People were encouraged to enhance their wellbeing on a daily basis by taking part in activities that they valued. Staff spent their time positively engaging with people on an individual basis in meaningful activities. People were supported to go out regularly too.

People were supported to have maximum choice and control of their lives and staff supported them in the least restrictive way possible, the policies and systems in the service supported this practice.

People’s care plans were written in plain English and they also included a personal history and described individuals preferences and support needs. These were regularly reviewed and were written in a person centred way. ‘Person centred’ is when a person is at the centre of planning their care and their preferences are respected.

Care plans contained risk assessments. These identified risks and described the measures and interventions to be taken to ensure people were protected from the risk of harm. The care plans showed that people’s health was monitored and referrals were made to other health care professionals where necessary, for example: their GP, chiropodist, mental health practitioners, dentist or optician.

People who used the service were supported on a one to one basis or by sufficient numbers of staff to meet their individual needs and wishes in a person centred way.

Staff training records, showed staff were supported and able to maintain and develop their skills through training and development opportunities that were accessible at the service. The staff confirmed they attended a range of learning opportunities.

Staff had regular supervisions and appraisals with the deputy manager, where they had the opportunity to discuss their care practice and identify further mandatory and vocational training needs. Records that showed there were robust recruitment processes in place. However, some staff records were not always complete; this was rectified during the inspection.

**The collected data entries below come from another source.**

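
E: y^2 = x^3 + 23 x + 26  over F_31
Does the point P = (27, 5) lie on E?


Check whether y^2 = x^3 + 23 x + 26 (mod 31) for (x, y) = (27, 5).
LHS: y^2 = 5^2 mod 31 = 25
RHS: x^3 + 23 x + 26 = 27^3 + 23*27 + 26 mod 31 = 25
LHS = RHS

Yes, on the curve


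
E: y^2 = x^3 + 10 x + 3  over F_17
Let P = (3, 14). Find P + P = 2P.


Doubling: s = (3 x1^2 + a) / (2 y1)
s = (3*3^2 + 10) / (2*14) mod 17 = 8
x3 = s^2 - 2 x1 mod 17 = 8^2 - 2*3 = 7
y3 = s (x1 - x3) - y1 mod 17 = 8 * (3 - 7) - 14 = 5

2P = (7, 5)


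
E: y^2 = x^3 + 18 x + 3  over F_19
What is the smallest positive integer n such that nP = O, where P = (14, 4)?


Compute successive multiples of P until we hit O:
  1P = (14, 4)
  2P = (16, 6)
  3P = (9, 1)
  4P = (7, 4)
  5P = (17, 15)
  6P = (12, 16)
  7P = (10, 10)
  8P = (2, 16)
  ... (continuing to 24P)
  24P = O

ord(P) = 24


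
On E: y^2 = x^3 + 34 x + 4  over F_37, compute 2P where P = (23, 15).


Doubling: s = (3 x1^2 + a) / (2 y1)
s = (3*23^2 + 34) / (2*15) mod 37 = 1
x3 = s^2 - 2 x1 mod 37 = 1^2 - 2*23 = 29
y3 = s (x1 - x3) - y1 mod 37 = 1 * (23 - 29) - 15 = 16

2P = (29, 16)


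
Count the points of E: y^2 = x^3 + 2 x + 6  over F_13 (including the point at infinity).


For each x in F_13, count y with y^2 = x^3 + 2 x + 6 mod 13:
  x = 1: RHS = 9, y in [3, 10]  -> 2 point(s)
  x = 3: RHS = 0, y in [0]  -> 1 point(s)
  x = 4: RHS = 0, y in [0]  -> 1 point(s)
  x = 6: RHS = 0, y in [0]  -> 1 point(s)
  x = 7: RHS = 12, y in [5, 8]  -> 2 point(s)
  x = 8: RHS = 1, y in [1, 12]  -> 2 point(s)
  x = 9: RHS = 12, y in [5, 8]  -> 2 point(s)
  x = 10: RHS = 12, y in [5, 8]  -> 2 point(s)
  x = 12: RHS = 3, y in [4, 9]  -> 2 point(s)
Affine points: 15. Add the point at infinity: total = 16.

#E(F_13) = 16


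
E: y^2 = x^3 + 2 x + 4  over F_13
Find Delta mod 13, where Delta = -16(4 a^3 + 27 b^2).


4 a^3 + 27 b^2 = 4*2^3 + 27*4^2 = 32 + 432 = 464
Delta = -16 * (464) = -7424
Delta mod 13 = 12

Delta = 12 (mod 13)


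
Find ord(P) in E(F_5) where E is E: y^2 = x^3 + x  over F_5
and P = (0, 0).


Compute successive multiples of P until we hit O:
  1P = (0, 0)
  2P = O

ord(P) = 2


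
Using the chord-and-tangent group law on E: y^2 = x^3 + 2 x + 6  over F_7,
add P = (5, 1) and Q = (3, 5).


P != Q, so use the chord formula.
s = (y2 - y1) / (x2 - x1) = (4) / (5) mod 7 = 5
x3 = s^2 - x1 - x2 mod 7 = 5^2 - 5 - 3 = 3
y3 = s (x1 - x3) - y1 mod 7 = 5 * (5 - 3) - 1 = 2

P + Q = (3, 2)


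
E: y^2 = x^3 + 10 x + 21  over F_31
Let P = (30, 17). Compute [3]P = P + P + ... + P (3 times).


k = 3 = 11_2 (binary, LSB first: 11)
Double-and-add from P = (30, 17):
  bit 0 = 1: acc = O + (30, 17) = (30, 17)
  bit 1 = 1: acc = (30, 17) + (7, 0) = (30, 14)

3P = (30, 14)


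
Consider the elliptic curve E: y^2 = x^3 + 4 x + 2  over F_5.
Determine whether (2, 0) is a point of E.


Check whether y^2 = x^3 + 4 x + 2 (mod 5) for (x, y) = (2, 0).
LHS: y^2 = 0^2 mod 5 = 0
RHS: x^3 + 4 x + 2 = 2^3 + 4*2 + 2 mod 5 = 3
LHS != RHS

No, not on the curve


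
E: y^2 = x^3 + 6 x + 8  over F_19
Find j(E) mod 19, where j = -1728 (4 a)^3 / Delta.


Delta = -16(4 a^3 + 27 b^2) mod 19 = 5
-1728 * (4 a)^3 = -1728 * (4*6)^3 mod 19 = 11
j = 11 * 5^(-1) mod 19 = 6

j = 6 (mod 19)


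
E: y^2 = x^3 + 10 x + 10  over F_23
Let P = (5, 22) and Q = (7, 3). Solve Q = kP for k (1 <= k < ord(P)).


Enumerate multiples of P until we hit Q = (7, 3):
  1P = (5, 22)
  2P = (8, 2)
  3P = (11, 18)
  4P = (10, 12)
  5P = (12, 15)
  6P = (7, 3)
Match found at i = 6.

k = 6


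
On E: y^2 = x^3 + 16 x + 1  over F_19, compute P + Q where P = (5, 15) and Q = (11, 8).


P != Q, so use the chord formula.
s = (y2 - y1) / (x2 - x1) = (12) / (6) mod 19 = 2
x3 = s^2 - x1 - x2 mod 19 = 2^2 - 5 - 11 = 7
y3 = s (x1 - x3) - y1 mod 19 = 2 * (5 - 7) - 15 = 0

P + Q = (7, 0)


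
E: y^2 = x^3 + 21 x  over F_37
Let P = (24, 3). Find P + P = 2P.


Doubling: s = (3 x1^2 + a) / (2 y1)
s = (3*24^2 + 21) / (2*3) mod 37 = 14
x3 = s^2 - 2 x1 mod 37 = 14^2 - 2*24 = 0
y3 = s (x1 - x3) - y1 mod 37 = 14 * (24 - 0) - 3 = 0

2P = (0, 0)


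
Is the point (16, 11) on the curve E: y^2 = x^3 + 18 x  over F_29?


Check whether y^2 = x^3 + 18 x + 0 (mod 29) for (x, y) = (16, 11).
LHS: y^2 = 11^2 mod 29 = 5
RHS: x^3 + 18 x + 0 = 16^3 + 18*16 + 0 mod 29 = 5
LHS = RHS

Yes, on the curve


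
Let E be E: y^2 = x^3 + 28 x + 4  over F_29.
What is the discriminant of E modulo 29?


4 a^3 + 27 b^2 = 4*28^3 + 27*4^2 = 87808 + 432 = 88240
Delta = -16 * (88240) = -1411840
Delta mod 29 = 25

Delta = 25 (mod 29)


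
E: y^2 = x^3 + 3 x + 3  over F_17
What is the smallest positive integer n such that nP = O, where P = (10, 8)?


Compute successive multiples of P until we hit O:
  1P = (10, 8)
  2P = (6, 4)
  3P = (2, 0)
  4P = (6, 13)
  5P = (10, 9)
  6P = O

ord(P) = 6


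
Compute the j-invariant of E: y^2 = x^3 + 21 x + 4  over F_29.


Delta = -16(4 a^3 + 27 b^2) mod 29 = 17
-1728 * (4 a)^3 = -1728 * (4*21)^3 mod 29 = 24
j = 24 * 17^(-1) mod 29 = 27

j = 27 (mod 29)


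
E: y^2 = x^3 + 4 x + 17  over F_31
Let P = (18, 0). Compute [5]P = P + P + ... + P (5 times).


k = 5 = 101_2 (binary, LSB first: 101)
Double-and-add from P = (18, 0):
  bit 0 = 1: acc = O + (18, 0) = (18, 0)
  bit 1 = 0: acc unchanged = (18, 0)
  bit 2 = 1: acc = (18, 0) + O = (18, 0)

5P = (18, 0)


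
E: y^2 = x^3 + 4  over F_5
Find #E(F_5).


For each x in F_5, count y with y^2 = x^3 + 0 x + 4 mod 5:
  x = 0: RHS = 4, y in [2, 3]  -> 2 point(s)
  x = 1: RHS = 0, y in [0]  -> 1 point(s)
  x = 3: RHS = 1, y in [1, 4]  -> 2 point(s)
Affine points: 5. Add the point at infinity: total = 6.

#E(F_5) = 6


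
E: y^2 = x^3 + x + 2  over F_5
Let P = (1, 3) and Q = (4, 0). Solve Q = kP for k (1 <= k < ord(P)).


Enumerate multiples of P until we hit Q = (4, 0):
  1P = (1, 3)
  2P = (4, 0)
Match found at i = 2.

k = 2


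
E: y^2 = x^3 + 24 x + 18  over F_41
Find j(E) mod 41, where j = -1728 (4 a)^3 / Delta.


Delta = -16(4 a^3 + 27 b^2) mod 41 = 9
-1728 * (4 a)^3 = -1728 * (4*24)^3 mod 41 = 18
j = 18 * 9^(-1) mod 41 = 2

j = 2 (mod 41)


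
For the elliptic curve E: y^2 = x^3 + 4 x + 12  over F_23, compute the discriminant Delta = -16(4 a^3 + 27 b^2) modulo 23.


4 a^3 + 27 b^2 = 4*4^3 + 27*12^2 = 256 + 3888 = 4144
Delta = -16 * (4144) = -66304
Delta mod 23 = 5

Delta = 5 (mod 23)


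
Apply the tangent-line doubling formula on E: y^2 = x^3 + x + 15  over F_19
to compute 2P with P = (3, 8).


Doubling: s = (3 x1^2 + a) / (2 y1)
s = (3*3^2 + 1) / (2*8) mod 19 = 16
x3 = s^2 - 2 x1 mod 19 = 16^2 - 2*3 = 3
y3 = s (x1 - x3) - y1 mod 19 = 16 * (3 - 3) - 8 = 11

2P = (3, 11)


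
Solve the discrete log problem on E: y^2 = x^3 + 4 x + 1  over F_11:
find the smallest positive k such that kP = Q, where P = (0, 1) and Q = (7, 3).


Enumerate multiples of P until we hit Q = (7, 3):
  1P = (0, 1)
  2P = (4, 2)
  3P = (5, 6)
  4P = (7, 3)
Match found at i = 4.

k = 4


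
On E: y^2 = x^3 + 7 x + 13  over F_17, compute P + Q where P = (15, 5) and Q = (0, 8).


P != Q, so use the chord formula.
s = (y2 - y1) / (x2 - x1) = (3) / (2) mod 17 = 10
x3 = s^2 - x1 - x2 mod 17 = 10^2 - 15 - 0 = 0
y3 = s (x1 - x3) - y1 mod 17 = 10 * (15 - 0) - 5 = 9

P + Q = (0, 9)


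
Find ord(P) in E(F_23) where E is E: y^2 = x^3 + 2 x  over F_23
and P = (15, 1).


Compute successive multiples of P until we hit O:
  1P = (15, 1)
  2P = (18, 7)
  3P = (17, 18)
  4P = (0, 0)
  5P = (17, 5)
  6P = (18, 16)
  7P = (15, 22)
  8P = O

ord(P) = 8


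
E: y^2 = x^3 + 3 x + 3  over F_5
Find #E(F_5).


For each x in F_5, count y with y^2 = x^3 + 3 x + 3 mod 5:
  x = 3: RHS = 4, y in [2, 3]  -> 2 point(s)
  x = 4: RHS = 4, y in [2, 3]  -> 2 point(s)
Affine points: 4. Add the point at infinity: total = 5.

#E(F_5) = 5


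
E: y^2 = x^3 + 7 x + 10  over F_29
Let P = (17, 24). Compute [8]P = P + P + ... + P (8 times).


k = 8 = 1000_2 (binary, LSB first: 0001)
Double-and-add from P = (17, 24):
  bit 0 = 0: acc unchanged = O
  bit 1 = 0: acc unchanged = O
  bit 2 = 0: acc unchanged = O
  bit 3 = 1: acc = O + (19, 19) = (19, 19)

8P = (19, 19)


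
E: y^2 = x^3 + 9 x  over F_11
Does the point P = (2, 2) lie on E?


Check whether y^2 = x^3 + 9 x + 0 (mod 11) for (x, y) = (2, 2).
LHS: y^2 = 2^2 mod 11 = 4
RHS: x^3 + 9 x + 0 = 2^3 + 9*2 + 0 mod 11 = 4
LHS = RHS

Yes, on the curve


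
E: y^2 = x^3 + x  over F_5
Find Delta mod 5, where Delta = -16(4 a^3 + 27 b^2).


4 a^3 + 27 b^2 = 4*1^3 + 27*0^2 = 4 + 0 = 4
Delta = -16 * (4) = -64
Delta mod 5 = 1

Delta = 1 (mod 5)


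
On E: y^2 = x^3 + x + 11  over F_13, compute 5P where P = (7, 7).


k = 5 = 101_2 (binary, LSB first: 101)
Double-and-add from P = (7, 7):
  bit 0 = 1: acc = O + (7, 7) = (7, 7)
  bit 1 = 0: acc unchanged = (7, 7)
  bit 2 = 1: acc = (7, 7) + (4, 1) = (6, 8)

5P = (6, 8)


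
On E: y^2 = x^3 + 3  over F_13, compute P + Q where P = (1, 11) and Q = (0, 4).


P != Q, so use the chord formula.
s = (y2 - y1) / (x2 - x1) = (6) / (12) mod 13 = 7
x3 = s^2 - x1 - x2 mod 13 = 7^2 - 1 - 0 = 9
y3 = s (x1 - x3) - y1 mod 13 = 7 * (1 - 9) - 11 = 11

P + Q = (9, 11)


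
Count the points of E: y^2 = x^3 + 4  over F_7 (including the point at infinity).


For each x in F_7, count y with y^2 = x^3 + 0 x + 4 mod 7:
  x = 0: RHS = 4, y in [2, 5]  -> 2 point(s)
Affine points: 2. Add the point at infinity: total = 3.

#E(F_7) = 3


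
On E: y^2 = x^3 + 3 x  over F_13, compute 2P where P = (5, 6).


Doubling: s = (3 x1^2 + a) / (2 y1)
s = (3*5^2 + 3) / (2*6) mod 13 = 0
x3 = s^2 - 2 x1 mod 13 = 0^2 - 2*5 = 3
y3 = s (x1 - x3) - y1 mod 13 = 0 * (5 - 3) - 6 = 7

2P = (3, 7)


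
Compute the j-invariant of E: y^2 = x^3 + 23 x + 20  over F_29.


Delta = -16(4 a^3 + 27 b^2) mod 29 = 2
-1728 * (4 a)^3 = -1728 * (4*23)^3 mod 29 = 21
j = 21 * 2^(-1) mod 29 = 25

j = 25 (mod 29)


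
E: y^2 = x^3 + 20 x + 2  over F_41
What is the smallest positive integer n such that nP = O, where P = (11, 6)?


Compute successive multiples of P until we hit O:
  1P = (11, 6)
  2P = (1, 33)
  3P = (8, 31)
  4P = (14, 19)
  5P = (12, 17)
  6P = (16, 21)
  7P = (23, 40)
  8P = (23, 1)
  ... (continuing to 15P)
  15P = O

ord(P) = 15


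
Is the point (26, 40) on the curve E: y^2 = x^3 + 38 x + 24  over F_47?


Check whether y^2 = x^3 + 38 x + 24 (mod 47) for (x, y) = (26, 40).
LHS: y^2 = 40^2 mod 47 = 2
RHS: x^3 + 38 x + 24 = 26^3 + 38*26 + 24 mod 47 = 23
LHS != RHS

No, not on the curve


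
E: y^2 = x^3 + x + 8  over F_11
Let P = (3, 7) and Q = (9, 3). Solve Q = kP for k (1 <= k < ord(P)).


Enumerate multiples of P until we hit Q = (9, 3):
  1P = (3, 7)
  2P = (9, 3)
Match found at i = 2.

k = 2


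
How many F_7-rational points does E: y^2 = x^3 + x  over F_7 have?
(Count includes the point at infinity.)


For each x in F_7, count y with y^2 = x^3 + 1 x + 0 mod 7:
  x = 0: RHS = 0, y in [0]  -> 1 point(s)
  x = 1: RHS = 2, y in [3, 4]  -> 2 point(s)
  x = 3: RHS = 2, y in [3, 4]  -> 2 point(s)
  x = 5: RHS = 4, y in [2, 5]  -> 2 point(s)
Affine points: 7. Add the point at infinity: total = 8.

#E(F_7) = 8


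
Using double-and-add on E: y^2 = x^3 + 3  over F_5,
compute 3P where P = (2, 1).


k = 3 = 11_2 (binary, LSB first: 11)
Double-and-add from P = (2, 1):
  bit 0 = 1: acc = O + (2, 1) = (2, 1)
  bit 1 = 1: acc = (2, 1) + (2, 4) = O

3P = O


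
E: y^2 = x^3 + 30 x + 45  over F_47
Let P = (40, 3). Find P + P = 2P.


Doubling: s = (3 x1^2 + a) / (2 y1)
s = (3*40^2 + 30) / (2*3) mod 47 = 6
x3 = s^2 - 2 x1 mod 47 = 6^2 - 2*40 = 3
y3 = s (x1 - x3) - y1 mod 47 = 6 * (40 - 3) - 3 = 31

2P = (3, 31)


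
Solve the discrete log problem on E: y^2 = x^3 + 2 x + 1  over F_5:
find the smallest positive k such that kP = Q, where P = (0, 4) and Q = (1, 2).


Enumerate multiples of P until we hit Q = (1, 2):
  1P = (0, 4)
  2P = (1, 2)
Match found at i = 2.

k = 2


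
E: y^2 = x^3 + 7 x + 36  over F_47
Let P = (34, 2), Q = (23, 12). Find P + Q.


P != Q, so use the chord formula.
s = (y2 - y1) / (x2 - x1) = (10) / (36) mod 47 = 29
x3 = s^2 - x1 - x2 mod 47 = 29^2 - 34 - 23 = 32
y3 = s (x1 - x3) - y1 mod 47 = 29 * (34 - 32) - 2 = 9

P + Q = (32, 9)


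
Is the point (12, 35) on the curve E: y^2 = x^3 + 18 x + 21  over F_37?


Check whether y^2 = x^3 + 18 x + 21 (mod 37) for (x, y) = (12, 35).
LHS: y^2 = 35^2 mod 37 = 4
RHS: x^3 + 18 x + 21 = 12^3 + 18*12 + 21 mod 37 = 4
LHS = RHS

Yes, on the curve


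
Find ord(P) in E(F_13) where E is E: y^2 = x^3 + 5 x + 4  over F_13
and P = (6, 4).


Compute successive multiples of P until we hit O:
  1P = (6, 4)
  2P = (11, 5)
  3P = (8, 6)
  4P = (0, 2)
  5P = (10, 12)
  6P = (1, 6)
  7P = (2, 10)
  8P = (4, 6)
  ... (continuing to 17P)
  17P = O

ord(P) = 17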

We observed how the service administered medicines. We looked at how records were kept and spoke with senior care staff who administered medicines and we found that the process was safe.

People were encouraged to eat and drink sufficient amounts to meet their needs. They were offered a varied selection of drinks and homemade snacks. The daily menu was flexible and reflective of people’s likes and dislikes and offered varied choices and it was not an issue if people wanted something different.

A complaints and compliments procedure was in place. This provided information on the action to take if someone wished to make a complaint and what they should expect to happen next. People also had their rights respected and access to advocacy services if needed.